Dans les Actes des Apôtres, saint Luc montre que l’évangélisation et la fondation de l’Église d’Antioche furent une suite directe du martyre d’Étienne et des persécutions qui le suivirent.
C’est dans cette ville, après la destruction de Jérusalem par Titus et les Romains, que se regroupèrent beaucoup de disciples de Jésus si bien que “c’est à Antioche, que pour la première fois, les disciples de Jésus-Christ furent appelés chrétiens”.
Antioche, l’ancienne capitale des Séleucides devenue capitale romaine de la Syrie, fut évangélisée par plusieurs Apôtres : Pierre, Paul, Jean et Barnabé, sans oublier l’évangéliste saint Luc.

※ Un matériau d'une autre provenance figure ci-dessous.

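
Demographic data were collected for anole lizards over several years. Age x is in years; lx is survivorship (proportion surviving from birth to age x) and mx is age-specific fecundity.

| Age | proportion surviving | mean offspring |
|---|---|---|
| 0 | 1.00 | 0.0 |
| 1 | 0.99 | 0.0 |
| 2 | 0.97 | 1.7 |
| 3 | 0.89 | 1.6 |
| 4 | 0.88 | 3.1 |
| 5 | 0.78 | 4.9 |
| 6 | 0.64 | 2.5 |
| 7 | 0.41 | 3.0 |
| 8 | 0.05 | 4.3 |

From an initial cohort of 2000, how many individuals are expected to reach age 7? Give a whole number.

820

Expected survivors = N0 · l_7 = 2000 × 0.41 = 820 → 820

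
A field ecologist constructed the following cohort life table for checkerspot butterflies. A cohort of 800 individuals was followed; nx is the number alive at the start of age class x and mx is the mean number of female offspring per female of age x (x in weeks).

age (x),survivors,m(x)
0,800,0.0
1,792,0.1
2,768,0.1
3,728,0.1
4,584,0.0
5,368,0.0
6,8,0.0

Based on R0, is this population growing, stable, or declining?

lx = nx/n0 = nx/800: 1, 0.99, 0.96, 0.91, 0.73, 0.46, 0.01
R0 = Σ lx·mx = 0 + 0.099 + 0.096 + 0.091 + 0 + 0 + 0 = 0.286
R0 < 1, so the population is declining.

declining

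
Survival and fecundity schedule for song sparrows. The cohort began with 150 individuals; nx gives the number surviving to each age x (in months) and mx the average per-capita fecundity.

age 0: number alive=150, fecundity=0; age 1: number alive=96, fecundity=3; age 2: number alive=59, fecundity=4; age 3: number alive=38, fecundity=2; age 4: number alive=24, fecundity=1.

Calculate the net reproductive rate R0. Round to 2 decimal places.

4.16

lx = nx/n0 = nx/150: 1, 0.64, 0.39333…, 0.25333…, 0.16
lx·mx by age: 0, 1.92, 1.573333…, 0.506667…, 0.16
R0 = Σ lx·mx = 4.16… → 4.16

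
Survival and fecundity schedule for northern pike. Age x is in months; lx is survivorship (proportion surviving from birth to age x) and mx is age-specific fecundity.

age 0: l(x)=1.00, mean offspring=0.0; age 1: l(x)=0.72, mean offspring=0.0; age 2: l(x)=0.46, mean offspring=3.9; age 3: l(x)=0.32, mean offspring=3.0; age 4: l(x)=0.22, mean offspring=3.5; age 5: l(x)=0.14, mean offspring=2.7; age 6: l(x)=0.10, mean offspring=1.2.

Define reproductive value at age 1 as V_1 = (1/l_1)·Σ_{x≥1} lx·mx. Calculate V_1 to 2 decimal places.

5.59

lx·mx for x ≥ 1: 0, 1.794, 0.96, 0.77, 0.378, 0.12 → sum = 4.022
V_1 = 4.022 / l_1 = 4.022 / 0.72 = 5.586111… → 5.59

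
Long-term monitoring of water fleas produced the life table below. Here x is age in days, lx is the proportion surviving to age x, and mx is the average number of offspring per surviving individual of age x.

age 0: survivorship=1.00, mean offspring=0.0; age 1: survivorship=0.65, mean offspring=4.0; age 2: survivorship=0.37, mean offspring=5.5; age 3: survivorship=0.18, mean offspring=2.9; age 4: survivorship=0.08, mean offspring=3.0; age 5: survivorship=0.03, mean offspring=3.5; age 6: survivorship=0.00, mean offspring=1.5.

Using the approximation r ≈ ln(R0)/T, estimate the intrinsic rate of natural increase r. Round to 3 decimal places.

0.965

R0 = Σ lx·mx = 0 + 2.6 + 2.035 + 0.522 + 0.24 + 0.105 + 0 = 5.502
Σ x·lx·mx = 9.721; T = 9.721/5.502 = 1.76681…
r ≈ ln(R0)/T = ln(5.502)/1.76681… = 0.96508… → 0.965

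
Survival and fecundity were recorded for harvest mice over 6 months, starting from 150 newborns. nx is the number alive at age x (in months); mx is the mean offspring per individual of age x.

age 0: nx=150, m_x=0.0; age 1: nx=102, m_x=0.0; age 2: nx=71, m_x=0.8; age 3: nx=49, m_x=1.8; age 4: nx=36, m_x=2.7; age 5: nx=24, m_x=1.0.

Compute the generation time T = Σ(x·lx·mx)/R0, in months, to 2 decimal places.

lx = nx/n0 = nx/150: 1, 0.68, 0.47333…, 0.32667…, 0.24, 0.16
lx·mx: 0, 0, 0.378667…, 0.588…, 0.648, 0.16 → R0 = 1.774667…
x·lx·mx: 0, 0, 0.757333…, 1.764…, 2.592, 0.8 → Σ = 5.913333…
T = 5.913333… / 1.774667… = 3.332081… → 3.33

3.33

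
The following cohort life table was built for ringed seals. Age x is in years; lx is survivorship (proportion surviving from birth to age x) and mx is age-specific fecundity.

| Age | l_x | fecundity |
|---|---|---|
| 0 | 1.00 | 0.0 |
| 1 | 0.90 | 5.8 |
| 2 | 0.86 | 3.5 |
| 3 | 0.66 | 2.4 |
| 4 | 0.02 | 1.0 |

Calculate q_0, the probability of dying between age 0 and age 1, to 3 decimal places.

0.100

q_0 = (l_0 − l_1) / l_0 = (1 − 0.9) / 1
     = 0.1 / 1 = 0.1 → 0.100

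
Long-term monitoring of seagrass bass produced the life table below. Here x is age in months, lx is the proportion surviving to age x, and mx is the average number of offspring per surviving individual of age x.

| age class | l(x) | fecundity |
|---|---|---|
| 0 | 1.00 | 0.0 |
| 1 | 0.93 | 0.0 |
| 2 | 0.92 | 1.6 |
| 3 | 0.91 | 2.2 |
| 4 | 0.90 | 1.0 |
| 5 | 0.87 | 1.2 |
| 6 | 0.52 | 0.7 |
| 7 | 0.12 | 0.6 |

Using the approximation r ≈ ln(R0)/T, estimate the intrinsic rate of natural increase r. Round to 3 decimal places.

0.506

R0 = Σ lx·mx = 0 + 0 + 1.472 + 2.002 + 0.9 + 1.044 + 0.364 + 0.072 = 5.854
Σ x·lx·mx = 20.458; T = 20.458/5.854 = 3.4947…
r ≈ ln(R0)/T = ln(5.854)/3.4947… = 0.50566… → 0.506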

C’est d’Antioche que saint Pierre et saint Paul partirent pour leurs voyages apostoliques vers l`Occident : c’est d’Antioche que d’autres Apôtres partirent vers l’Est : saint Thomas en passant par Edesse qu’il évangélisa (aujourd’hui c’est Sanliurfa en Turquie), se dirigea vers Ninive en Mésopotamie et de là partit pour l’Inde,
De nos jours dans la hiérarchie chrétienne, tant catholique qu’ orthodoxe, la ville d’Antioche est le siège ecclésiastique officiel de plusieurs Patriarches de l’Église dont le titre est « Patriarche d’Antioche et de tout l’Orient ».

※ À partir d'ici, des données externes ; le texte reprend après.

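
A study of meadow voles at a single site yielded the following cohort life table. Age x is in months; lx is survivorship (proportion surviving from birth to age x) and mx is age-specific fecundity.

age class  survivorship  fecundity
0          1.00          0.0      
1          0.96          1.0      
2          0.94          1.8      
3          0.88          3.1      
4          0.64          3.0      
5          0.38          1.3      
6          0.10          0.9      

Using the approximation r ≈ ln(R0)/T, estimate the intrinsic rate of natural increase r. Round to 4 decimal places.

0.7011

R0 = Σ lx·mx = 0 + 0.96 + 1.692 + 2.728 + 1.92 + 0.494 + 0.09 = 7.884
Σ x·lx·mx = 23.218; T = 23.218/7.884 = 2.94495…
r ≈ ln(R0)/T = ln(7.884)/2.94495… = 0.701144… → 0.7011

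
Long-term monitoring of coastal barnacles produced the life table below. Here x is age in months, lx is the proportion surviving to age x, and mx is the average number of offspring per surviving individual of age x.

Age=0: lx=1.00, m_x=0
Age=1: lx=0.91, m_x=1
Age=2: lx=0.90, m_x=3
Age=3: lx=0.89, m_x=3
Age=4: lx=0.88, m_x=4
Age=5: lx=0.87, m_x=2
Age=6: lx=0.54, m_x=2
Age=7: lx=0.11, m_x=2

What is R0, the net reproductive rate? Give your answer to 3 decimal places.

lx·mx by age: 0, 0.91, 2.7, 2.67, 3.52, 1.74, 1.08, 0.22
R0 = Σ lx·mx = 12.84 → 12.840

12.840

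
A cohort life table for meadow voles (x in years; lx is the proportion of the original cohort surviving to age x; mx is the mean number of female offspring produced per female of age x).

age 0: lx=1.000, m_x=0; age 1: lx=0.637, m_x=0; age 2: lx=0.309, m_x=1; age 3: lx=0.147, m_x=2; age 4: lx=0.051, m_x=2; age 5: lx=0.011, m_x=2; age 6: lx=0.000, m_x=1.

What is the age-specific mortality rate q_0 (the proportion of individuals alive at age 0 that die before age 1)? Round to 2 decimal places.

q_0 = (l_0 − l_1) / l_0 = (1 − 0.637) / 1
     = 0.363 / 1 = 0.363 → 0.36

0.36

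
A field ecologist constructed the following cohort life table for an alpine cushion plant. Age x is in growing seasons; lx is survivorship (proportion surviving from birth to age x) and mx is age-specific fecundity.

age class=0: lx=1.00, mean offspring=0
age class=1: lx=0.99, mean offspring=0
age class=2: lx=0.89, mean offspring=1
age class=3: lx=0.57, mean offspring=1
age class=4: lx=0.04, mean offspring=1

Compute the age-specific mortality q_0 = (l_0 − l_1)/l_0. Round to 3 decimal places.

q_0 = (l_0 − l_1) / l_0 = (1 − 0.99) / 1
     = 0.01 / 1 = 0.01 → 0.010

0.010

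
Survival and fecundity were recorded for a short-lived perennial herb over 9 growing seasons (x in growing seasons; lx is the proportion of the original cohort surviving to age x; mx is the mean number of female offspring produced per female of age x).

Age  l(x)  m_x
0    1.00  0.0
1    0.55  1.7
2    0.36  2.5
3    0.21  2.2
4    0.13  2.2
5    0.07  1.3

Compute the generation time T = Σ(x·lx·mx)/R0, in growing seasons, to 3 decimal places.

2.139

lx·mx: 0, 0.935, 0.9, 0.462, 0.286, 0.091 → R0 = 2.674
x·lx·mx: 0, 0.935, 1.8, 1.386, 1.144, 0.455 → Σ = 5.72
T = 5.72 / 2.674 = 2.139117… → 2.139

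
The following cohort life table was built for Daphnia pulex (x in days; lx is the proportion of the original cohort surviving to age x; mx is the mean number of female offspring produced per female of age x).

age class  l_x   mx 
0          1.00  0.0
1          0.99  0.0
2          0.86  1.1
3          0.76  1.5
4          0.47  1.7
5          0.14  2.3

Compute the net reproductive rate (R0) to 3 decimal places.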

Ces titres patriarcaux nous rappellent son rôle de pionnier dans la première diffusion du Christianisme.
Les « deux poumons » de l’Église
Le Pape Jean Paul II aimait redire que : « l’Église a deux poumons : un poumon oriental et un poumon occidental ». Donc, que pour que l’Église soit en bonne santé, il lui faut bien respirer, de ses deux poumons.
Ces deux poumons sont les deux faces de l’Église : l’orientale et l’occidentale.

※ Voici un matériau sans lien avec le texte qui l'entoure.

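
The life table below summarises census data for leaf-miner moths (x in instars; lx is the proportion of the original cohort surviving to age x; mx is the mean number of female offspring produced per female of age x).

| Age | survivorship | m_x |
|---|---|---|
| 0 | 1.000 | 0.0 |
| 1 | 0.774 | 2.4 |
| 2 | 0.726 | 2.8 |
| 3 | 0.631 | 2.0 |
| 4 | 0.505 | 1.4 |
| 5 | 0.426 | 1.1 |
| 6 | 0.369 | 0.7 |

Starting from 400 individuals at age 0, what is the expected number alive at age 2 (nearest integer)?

290

Expected survivors = N0 · l_2 = 400 × 0.726 = 290.4 → 290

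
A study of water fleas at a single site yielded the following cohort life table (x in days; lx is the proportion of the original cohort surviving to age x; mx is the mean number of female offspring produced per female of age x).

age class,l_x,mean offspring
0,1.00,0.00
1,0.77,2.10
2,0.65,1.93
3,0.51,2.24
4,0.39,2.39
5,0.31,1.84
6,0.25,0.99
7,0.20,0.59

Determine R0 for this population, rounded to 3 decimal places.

lx·mx by age: 0, 1.617, 1.2545, 1.1424, 0.9321, 0.5704, 0.2475, 0.118
R0 = Σ lx·mx = 5.8819 → 5.882

5.882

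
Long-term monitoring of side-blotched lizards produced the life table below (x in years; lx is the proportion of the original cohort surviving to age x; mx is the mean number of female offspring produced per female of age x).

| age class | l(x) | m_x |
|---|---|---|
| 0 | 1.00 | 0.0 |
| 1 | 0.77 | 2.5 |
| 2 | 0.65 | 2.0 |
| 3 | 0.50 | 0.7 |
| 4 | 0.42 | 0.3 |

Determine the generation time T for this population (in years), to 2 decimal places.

lx·mx: 0, 1.925, 1.3, 0.35, 0.126 → R0 = 3.701
x·lx·mx: 0, 1.925, 2.6, 1.05, 0.504 → Σ = 6.079
T = 6.079 / 3.701 = 1.642529… → 1.64

1.64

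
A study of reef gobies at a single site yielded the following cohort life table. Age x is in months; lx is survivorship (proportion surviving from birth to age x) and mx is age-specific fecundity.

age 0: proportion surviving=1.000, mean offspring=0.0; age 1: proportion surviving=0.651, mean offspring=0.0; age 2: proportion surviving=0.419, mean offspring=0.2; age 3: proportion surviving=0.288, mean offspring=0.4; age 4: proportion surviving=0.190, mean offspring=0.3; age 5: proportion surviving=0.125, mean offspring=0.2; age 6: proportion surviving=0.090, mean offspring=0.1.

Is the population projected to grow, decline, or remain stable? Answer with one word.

declining

R0 = Σ lx·mx = 0 + 0 + 0.0838 + 0.1152 + 0.057 + 0.025 + 0.009 = 0.29
R0 < 1, so the population is declining.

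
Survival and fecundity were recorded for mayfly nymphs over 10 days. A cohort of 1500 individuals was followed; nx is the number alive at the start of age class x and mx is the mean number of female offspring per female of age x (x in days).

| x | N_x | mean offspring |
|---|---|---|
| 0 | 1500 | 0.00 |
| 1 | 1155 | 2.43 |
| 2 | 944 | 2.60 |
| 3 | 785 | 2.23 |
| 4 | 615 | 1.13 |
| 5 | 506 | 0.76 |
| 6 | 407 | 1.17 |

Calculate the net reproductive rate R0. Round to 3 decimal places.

5.712

lx = nx/n0 = nx/1500: 1, 0.77, 0.62933…, 0.52333…, 0.41, 0.33733…, 0.27133…
lx·mx by age: 0, 1.8711, 1.636267…, 1.167033…, 0.4633, 0.256373…, 0.31746…
R0 = Σ lx·mx = 5.711533… → 5.712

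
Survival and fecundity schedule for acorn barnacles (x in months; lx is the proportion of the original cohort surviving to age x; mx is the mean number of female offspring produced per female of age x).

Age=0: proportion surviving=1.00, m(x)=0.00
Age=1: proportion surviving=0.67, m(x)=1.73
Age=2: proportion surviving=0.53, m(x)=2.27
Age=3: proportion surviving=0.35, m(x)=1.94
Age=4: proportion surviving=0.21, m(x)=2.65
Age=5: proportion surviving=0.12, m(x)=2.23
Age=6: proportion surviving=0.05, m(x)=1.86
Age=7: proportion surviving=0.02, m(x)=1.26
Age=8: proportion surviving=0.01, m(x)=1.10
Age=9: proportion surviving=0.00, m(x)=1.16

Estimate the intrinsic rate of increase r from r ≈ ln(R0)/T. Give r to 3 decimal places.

0.554

R0 = Σ lx·mx = 0 + 1.1591 + 1.2031 + 0.679 + 0.5565 + 0.2676 + 0.093 + 0.0252 + 0.011 + 0 = 3.9945
Σ x·lx·mx = 9.9887; T = 9.9887/3.9945 = 2.50061…
r ≈ ln(R0)/T = ln(3.9945)/2.50061… = 0.55383… → 0.554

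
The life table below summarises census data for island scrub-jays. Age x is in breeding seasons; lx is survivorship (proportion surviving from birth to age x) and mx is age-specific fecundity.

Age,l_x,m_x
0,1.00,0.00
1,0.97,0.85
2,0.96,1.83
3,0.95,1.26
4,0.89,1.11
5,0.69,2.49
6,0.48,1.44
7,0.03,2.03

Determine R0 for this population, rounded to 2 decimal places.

7.24

lx·mx by age: 0, 0.8245, 1.7568, 1.197, 0.9879, 1.7181, 0.6912, 0.0609
R0 = Σ lx·mx = 7.2364 → 7.24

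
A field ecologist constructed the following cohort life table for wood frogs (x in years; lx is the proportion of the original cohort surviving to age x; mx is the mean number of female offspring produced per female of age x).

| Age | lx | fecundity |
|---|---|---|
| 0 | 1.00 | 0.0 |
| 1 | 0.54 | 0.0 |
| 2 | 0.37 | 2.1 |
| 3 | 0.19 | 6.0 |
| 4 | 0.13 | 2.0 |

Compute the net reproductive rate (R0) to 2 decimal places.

lx·mx by age: 0, 0, 0.777, 1.14, 0.26
R0 = Σ lx·mx = 2.177 → 2.18

2.18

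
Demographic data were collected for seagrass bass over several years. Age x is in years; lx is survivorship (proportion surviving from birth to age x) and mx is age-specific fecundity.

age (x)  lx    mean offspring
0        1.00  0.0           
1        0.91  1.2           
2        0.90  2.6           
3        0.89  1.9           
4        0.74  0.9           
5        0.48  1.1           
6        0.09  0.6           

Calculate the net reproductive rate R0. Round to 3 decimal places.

6.371

lx·mx by age: 0, 1.092, 2.34, 1.691, 0.666, 0.528, 0.054
R0 = Σ lx·mx = 6.371 → 6.371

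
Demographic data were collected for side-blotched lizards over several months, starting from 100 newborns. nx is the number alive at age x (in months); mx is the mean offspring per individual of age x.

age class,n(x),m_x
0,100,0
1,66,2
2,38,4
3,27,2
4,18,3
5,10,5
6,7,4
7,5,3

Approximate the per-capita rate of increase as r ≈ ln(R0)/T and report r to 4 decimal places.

lx = nx/n0 = nx/100: 1, 0.66, 0.38, 0.27, 0.18, 0.1, 0.07, 0.05
R0 = Σ lx·mx = 0 + 1.32 + 1.52 + 0.54 + 0.54 + 0.5 + 0.28 + 0.15 = 4.85
Σ x·lx·mx = 13.37; T = 13.37/4.85 = 2.7567…
r ≈ ln(R0)/T = ln(4.85)/2.7567… = 0.572778… → 0.5728

0.5728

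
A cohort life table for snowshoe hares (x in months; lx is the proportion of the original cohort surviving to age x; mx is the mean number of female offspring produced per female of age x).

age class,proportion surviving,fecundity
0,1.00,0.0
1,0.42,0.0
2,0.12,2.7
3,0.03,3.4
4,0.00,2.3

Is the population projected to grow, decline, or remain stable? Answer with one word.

declining

R0 = Σ lx·mx = 0 + 0 + 0.324 + 0.102 + 0 = 0.426
R0 < 1, so the population is declining.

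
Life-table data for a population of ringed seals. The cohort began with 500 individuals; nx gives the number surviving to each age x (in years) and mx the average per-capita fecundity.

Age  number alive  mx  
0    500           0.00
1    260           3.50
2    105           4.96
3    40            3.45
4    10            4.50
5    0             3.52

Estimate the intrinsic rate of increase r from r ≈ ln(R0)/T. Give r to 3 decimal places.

0.743

lx = nx/n0 = nx/500: 1, 0.52, 0.21, 0.08, 0.02, 0
R0 = Σ lx·mx = 0 + 1.82 + 1.0416 + 0.276 + 0.09 + 0 = 3.2276
Σ x·lx·mx = 5.0912; T = 5.0912/3.2276 = 1.57739…
r ≈ ln(R0)/T = ln(3.2276)/1.57739… = 0.74283… → 0.743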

Jean Paul II a rappelé, qu’au cours des siècles “l’Occident avait toujours beaucoup reçu de l’Orient dans le domaine de la liturgie, de la tradition spirituelle, du droit”.
Grâce aux trésors de l’Orient, où elle a puisé largement à Vatican II pour orienter son aggiornamento, l’Église a pu faire profiter sa partie “latine” des “traditions vénérables de l’Orient”.
Ceci a été constaté, par exemple, par l’adoption de la langue courante dans la liturgie, le rétablissement de la concélébration, de la communion sous les deux espèces et du diaconat permanent.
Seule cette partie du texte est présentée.